Seit dem 14. Jahrhundert verstärkte sich die soziale Abgrenzung der Domkapitel und vergleichbarer Einrichtungen. Seither mussten Bewerber in der Regel sechzehn adelige Vorfahren nachweisen können. Neue Adelsgeschlechter blieben ausgeschlossen. Vorbild war das besonders exklusive Kölner Domkapitel. Die so genannten Domgrafen mussten dort sogar aus hochadeligen Familien stammen. Im 18. Jahrhundert versuchten die Kaiser die Ansprüche an die Adelsproben im rheinisch-westfälischen Raum zu verringern, um auch neueren Adelsfamilien den Zugang zu ermöglichen. Dieser Versuch ist allerdings gescheitert. Der Nachweis der Stiftsfähigkeit fand im Verfahren des Aufschwörens statt. Dabei wurde eine Tafel mit den Namen und Wappen der Vorfahren des Bewerbers im jeweiligen Kapitelsaal für einen bestimmten Zeitraum ausgestellt und ermöglichte so eine Prüfung der Stiftsfähigkeit. Im Laufe der Zeit entstanden aus diesen Wappentafeln, Wappenbücher. Zwei Domherren beschworen danach die Richtigkeit. Damit konnte die vollberechtigte Mitgliedschaft im jeweiligen Kapitel erfolgen. Dies bezeichnete man als Emanzipation.[2] Die Abgrenzungspolitik war durchaus erfolgreich. Im 17. und 18. Jahrhundert stammten in den nordwestdeutschen Bistümern zwei Drittel der Domherren aus dem Niederadel.[3]

Verbreitung

Insbesondere im katholischen Nordwestdeutschland war der Stiftsadel der prägende Adelstypus, der sich etwa von der süddeutschen Reichsritterschaft mit der engen Bindung an das Reich unterschied. Der landsässige Stiftsadel besetzte exklusiv die Domkapitel von Münster, Paderborn, Osnabrück und Hildesheim. Neuere Studien verwenden den Begriff aber auch für den süddeutschen Raum.[4] Insbesondere im Erzbistum Salzburg war der Stiftsadel von Bedeutung. Im Rheinland war etwa die Familie Metternich Teil des Stiftsadels.

Charakteristik

Noch stärker als der Reichsadel war der Stiftsadel auf die Pfründen der katholischen Kirche angewiesen. In Westfalen war die Situation für den Stiftsadel besonders günstig, weil er nicht nur die Versorgungsstellen in den entsprechenden geistlichen Staaten besetzte, sondern dort auch die Landstände beherrschte und die ausschlaggebenden Ämter besetzte. Der Stiftsadel dominierte daher politisch und sozial insbesondere die Fürstbistümer Paderborn und Münster. In diesen Gebieten machte der Stiftsadel 0,2 % der Bevölkerung aus, besaß aber 96 % der dortigen Rittergüter.
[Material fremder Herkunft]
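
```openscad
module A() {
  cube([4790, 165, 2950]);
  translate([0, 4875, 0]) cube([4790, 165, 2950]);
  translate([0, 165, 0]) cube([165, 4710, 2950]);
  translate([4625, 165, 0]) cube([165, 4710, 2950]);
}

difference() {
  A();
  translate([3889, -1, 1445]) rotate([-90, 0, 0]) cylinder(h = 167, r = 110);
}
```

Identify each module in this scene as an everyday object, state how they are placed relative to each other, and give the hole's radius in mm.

A is a house frame. The house frame has a circular hole through its front wall. The hole's radius is 110 mm.

The subtracted cylinder has r = 110 mm.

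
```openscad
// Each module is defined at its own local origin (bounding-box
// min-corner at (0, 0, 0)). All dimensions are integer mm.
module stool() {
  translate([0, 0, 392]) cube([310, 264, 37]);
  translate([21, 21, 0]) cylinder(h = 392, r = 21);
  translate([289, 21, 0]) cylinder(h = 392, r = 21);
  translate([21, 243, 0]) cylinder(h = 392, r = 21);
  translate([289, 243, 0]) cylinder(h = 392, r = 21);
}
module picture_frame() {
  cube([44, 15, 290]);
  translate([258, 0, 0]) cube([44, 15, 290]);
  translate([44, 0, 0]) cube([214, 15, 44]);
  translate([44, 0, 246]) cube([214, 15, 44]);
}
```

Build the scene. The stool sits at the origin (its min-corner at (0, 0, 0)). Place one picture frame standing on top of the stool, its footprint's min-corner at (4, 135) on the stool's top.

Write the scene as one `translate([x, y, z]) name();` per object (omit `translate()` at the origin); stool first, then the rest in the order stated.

stool();
translate([4, 135, 429]) picture_frame();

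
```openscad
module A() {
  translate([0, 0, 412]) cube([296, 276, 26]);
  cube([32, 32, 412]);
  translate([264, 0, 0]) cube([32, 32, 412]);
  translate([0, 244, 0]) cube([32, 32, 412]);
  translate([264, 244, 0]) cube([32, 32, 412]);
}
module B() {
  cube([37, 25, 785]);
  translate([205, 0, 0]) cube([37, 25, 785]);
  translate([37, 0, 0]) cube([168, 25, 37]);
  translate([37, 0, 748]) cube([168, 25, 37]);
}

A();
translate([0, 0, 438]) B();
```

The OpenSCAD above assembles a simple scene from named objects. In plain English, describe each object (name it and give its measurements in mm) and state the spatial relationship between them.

A is a four-legged stool. The seat is a 296×276×26 mm slab whose top surface is at z = 438 mm; four square legs, each 32×32 mm in cross-section, run from the floor (z = 0) to the underside of the seat, each flush with a corner of the seat.

B is a picture frame with a 168×711 mm rectangular opening (x by z) and a uniform 37 mm border on every side. Frame depth is 25 mm along y. It is built from two vertical stiles running the full outside height and two horizontal rails spanning the gap between the stiles.

The picture frame is on top of the stool.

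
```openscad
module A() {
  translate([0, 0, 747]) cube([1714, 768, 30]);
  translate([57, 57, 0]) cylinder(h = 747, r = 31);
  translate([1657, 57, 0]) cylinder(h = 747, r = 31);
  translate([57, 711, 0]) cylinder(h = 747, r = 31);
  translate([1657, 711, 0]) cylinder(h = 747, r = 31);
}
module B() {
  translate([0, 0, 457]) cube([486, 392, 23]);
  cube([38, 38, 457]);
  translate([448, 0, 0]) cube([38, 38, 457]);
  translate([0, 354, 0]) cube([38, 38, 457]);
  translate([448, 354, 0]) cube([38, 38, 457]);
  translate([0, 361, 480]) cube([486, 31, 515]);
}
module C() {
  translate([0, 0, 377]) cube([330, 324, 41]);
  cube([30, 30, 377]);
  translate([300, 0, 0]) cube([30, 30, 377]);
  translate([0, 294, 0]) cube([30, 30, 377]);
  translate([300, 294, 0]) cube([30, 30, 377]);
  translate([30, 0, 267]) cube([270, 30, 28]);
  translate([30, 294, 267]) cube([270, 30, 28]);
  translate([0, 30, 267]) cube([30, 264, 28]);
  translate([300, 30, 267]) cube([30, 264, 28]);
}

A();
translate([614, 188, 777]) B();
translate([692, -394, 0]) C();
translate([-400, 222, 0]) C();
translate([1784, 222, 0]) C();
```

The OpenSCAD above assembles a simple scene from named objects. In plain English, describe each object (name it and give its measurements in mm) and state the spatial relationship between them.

A is a rectangular dining table. The top is 1714×768×30 mm with its upper surface at z = 777 mm. It stands on four round legs of 62 mm diameter, each leg's bounding box inset 26 mm from the nearest pair of top edges, running from the floor to the underside of the top.

B is a chair: 486×392 mm seat, 23 mm thick, top at z = 480 mm, on four 38 mm square corner legs flush with the seat edges. A 31 mm thick backrest slab spans the full seat width, extending 515 mm above the seat top, its back face flush with the seat's +y edge.

C is a simple wooden stool: a rectangular seat 330 mm (x) by 324 mm (y), 41 mm thick, top face at z = 418 mm, on four square legs, each 30×30 mm in cross-section. The legs rest on z = 0, each flush with a corner of the seat. Four stretchers, 30 mm wide and 28 mm tall, connect adjacent legs with their undersides at z = 267 mm, each running between the inner faces of the legs it joins and aligned with the legs' outer faces on the other axis.

The chair is on top of the table, centred. Three stools sit around the table at the −y, −x, +x sides.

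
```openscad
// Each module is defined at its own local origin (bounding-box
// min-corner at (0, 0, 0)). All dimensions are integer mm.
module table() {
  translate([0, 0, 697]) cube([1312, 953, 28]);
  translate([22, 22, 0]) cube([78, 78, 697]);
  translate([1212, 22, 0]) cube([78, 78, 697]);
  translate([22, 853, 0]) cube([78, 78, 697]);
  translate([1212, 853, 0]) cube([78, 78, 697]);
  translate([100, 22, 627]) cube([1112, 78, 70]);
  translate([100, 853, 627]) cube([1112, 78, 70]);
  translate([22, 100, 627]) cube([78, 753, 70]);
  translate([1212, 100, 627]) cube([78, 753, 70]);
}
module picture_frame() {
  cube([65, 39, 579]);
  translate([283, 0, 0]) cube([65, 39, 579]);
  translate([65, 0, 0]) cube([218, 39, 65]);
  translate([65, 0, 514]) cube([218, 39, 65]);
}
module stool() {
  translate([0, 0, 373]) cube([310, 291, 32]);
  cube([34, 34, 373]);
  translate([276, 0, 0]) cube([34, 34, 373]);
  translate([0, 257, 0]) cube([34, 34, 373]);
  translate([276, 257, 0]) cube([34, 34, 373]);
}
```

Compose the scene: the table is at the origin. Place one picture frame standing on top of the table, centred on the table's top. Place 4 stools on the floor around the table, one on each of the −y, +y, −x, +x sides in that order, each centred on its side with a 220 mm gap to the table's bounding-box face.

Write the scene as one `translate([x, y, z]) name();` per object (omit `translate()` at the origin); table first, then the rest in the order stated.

table();
translate([482, 457, 725]) picture_frame();
translate([501, -511, 0]) stool();
translate([501, 1173, 0]) stool();
translate([-530, 331, 0]) stool();
translate([1532, 331, 0]) stool();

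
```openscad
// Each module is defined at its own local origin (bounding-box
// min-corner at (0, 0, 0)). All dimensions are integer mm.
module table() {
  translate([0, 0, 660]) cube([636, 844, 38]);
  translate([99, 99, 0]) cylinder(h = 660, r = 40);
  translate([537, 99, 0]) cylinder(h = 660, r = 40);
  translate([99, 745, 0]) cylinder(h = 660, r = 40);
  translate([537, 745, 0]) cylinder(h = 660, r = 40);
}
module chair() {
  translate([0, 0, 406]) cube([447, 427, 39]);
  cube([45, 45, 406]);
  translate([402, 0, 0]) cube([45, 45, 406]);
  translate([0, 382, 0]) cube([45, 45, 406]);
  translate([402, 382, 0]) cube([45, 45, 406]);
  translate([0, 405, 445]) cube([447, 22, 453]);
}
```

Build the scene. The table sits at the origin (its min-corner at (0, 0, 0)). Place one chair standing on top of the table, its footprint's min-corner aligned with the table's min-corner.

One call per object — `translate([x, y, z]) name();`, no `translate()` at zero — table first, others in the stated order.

table();
translate([0, 0, 698]) chair();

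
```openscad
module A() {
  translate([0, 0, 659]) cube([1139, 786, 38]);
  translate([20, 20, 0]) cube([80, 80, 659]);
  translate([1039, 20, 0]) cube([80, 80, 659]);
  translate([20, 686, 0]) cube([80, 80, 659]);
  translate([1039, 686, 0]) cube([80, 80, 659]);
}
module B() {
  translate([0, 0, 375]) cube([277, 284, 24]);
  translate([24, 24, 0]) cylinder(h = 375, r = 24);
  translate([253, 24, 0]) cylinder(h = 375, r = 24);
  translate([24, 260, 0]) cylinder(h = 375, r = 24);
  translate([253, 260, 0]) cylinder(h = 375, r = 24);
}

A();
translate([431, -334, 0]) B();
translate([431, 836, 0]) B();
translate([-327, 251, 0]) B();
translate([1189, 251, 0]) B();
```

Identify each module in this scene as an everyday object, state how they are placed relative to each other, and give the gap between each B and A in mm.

Each stool's nearest face is 50 mm from the table's bounding box.

A is a table. B is a stool. Four stools sit around the table at the −y, +y, −x, +x sides. The gap between each stool and the table is 50 mm.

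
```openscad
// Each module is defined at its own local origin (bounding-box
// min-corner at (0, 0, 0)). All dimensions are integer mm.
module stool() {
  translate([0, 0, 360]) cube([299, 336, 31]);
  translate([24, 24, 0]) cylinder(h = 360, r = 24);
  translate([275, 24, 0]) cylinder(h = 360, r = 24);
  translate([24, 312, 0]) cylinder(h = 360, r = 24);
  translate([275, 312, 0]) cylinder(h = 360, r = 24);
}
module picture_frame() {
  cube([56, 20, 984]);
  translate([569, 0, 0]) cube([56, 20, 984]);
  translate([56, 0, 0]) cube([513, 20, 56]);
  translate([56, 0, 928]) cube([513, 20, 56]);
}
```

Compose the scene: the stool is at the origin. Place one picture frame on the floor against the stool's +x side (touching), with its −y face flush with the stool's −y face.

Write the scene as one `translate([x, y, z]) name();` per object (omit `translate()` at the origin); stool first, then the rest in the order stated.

stool();
translate([299, 0, 0]) picture_frame();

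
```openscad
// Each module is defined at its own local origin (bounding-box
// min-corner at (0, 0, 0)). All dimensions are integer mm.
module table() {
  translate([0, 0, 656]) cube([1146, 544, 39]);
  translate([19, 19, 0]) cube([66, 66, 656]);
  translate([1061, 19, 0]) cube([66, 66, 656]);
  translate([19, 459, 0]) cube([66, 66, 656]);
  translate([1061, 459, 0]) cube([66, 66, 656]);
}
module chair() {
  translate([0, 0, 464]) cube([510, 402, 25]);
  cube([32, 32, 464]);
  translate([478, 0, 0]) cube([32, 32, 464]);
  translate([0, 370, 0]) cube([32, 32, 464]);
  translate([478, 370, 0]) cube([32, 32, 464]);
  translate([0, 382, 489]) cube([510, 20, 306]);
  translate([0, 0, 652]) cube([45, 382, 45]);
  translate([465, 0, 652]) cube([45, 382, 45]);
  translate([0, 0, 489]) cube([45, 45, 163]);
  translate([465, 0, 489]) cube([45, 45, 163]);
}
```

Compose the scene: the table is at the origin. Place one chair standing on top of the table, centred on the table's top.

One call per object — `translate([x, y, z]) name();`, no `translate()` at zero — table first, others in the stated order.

table();
translate([318, 71, 695]) chair();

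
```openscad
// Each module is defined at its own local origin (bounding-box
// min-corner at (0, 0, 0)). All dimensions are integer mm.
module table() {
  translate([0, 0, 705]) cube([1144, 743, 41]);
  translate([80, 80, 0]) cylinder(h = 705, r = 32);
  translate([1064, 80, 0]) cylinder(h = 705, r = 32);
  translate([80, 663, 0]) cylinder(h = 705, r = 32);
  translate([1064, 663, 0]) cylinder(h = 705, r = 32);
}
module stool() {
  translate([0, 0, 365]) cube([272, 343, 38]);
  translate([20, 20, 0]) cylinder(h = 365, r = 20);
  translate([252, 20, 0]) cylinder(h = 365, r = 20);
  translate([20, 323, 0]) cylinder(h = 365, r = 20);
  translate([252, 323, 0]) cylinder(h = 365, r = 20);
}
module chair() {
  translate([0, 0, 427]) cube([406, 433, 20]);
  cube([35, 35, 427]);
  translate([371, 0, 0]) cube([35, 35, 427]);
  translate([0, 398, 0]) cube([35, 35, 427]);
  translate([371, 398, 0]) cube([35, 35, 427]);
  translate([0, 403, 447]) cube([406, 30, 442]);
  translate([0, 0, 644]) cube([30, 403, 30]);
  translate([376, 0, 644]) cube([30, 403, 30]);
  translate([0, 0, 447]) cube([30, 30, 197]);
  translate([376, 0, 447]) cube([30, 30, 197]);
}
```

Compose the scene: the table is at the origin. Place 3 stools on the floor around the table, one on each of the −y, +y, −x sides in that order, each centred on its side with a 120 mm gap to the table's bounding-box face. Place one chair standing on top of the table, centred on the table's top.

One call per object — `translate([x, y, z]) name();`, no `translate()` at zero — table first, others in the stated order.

table();
translate([436, -463, 0]) stool();
translate([436, 863, 0]) stool();
translate([-392, 200, 0]) stool();
translate([369, 155, 746]) chair();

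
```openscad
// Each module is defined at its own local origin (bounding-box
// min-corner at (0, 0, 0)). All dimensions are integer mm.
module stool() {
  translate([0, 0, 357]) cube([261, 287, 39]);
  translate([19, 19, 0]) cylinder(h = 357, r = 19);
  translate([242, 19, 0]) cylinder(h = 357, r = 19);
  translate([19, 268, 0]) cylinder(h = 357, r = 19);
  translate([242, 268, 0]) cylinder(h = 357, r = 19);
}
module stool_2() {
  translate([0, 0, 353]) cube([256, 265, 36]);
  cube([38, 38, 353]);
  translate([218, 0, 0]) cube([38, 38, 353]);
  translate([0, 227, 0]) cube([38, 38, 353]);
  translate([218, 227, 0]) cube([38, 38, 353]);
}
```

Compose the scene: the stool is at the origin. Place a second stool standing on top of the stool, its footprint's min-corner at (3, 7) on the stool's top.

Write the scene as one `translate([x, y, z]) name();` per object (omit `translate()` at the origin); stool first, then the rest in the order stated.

stool();
translate([3, 7, 396]) stool_2();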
Ein grundlegendes Problem für jede Adelsfamilie war, dass man einerseits angesichts hoher Kindersterblichkeit eine große Zahl von Nachkommen benötigte, um die Fortsetzung des Geschlechts zu sichern. Andererseits bedeuteten zahlreiche nachgeborene Kinder hohe Kosten und es drohten dadurch materielle Einbußen.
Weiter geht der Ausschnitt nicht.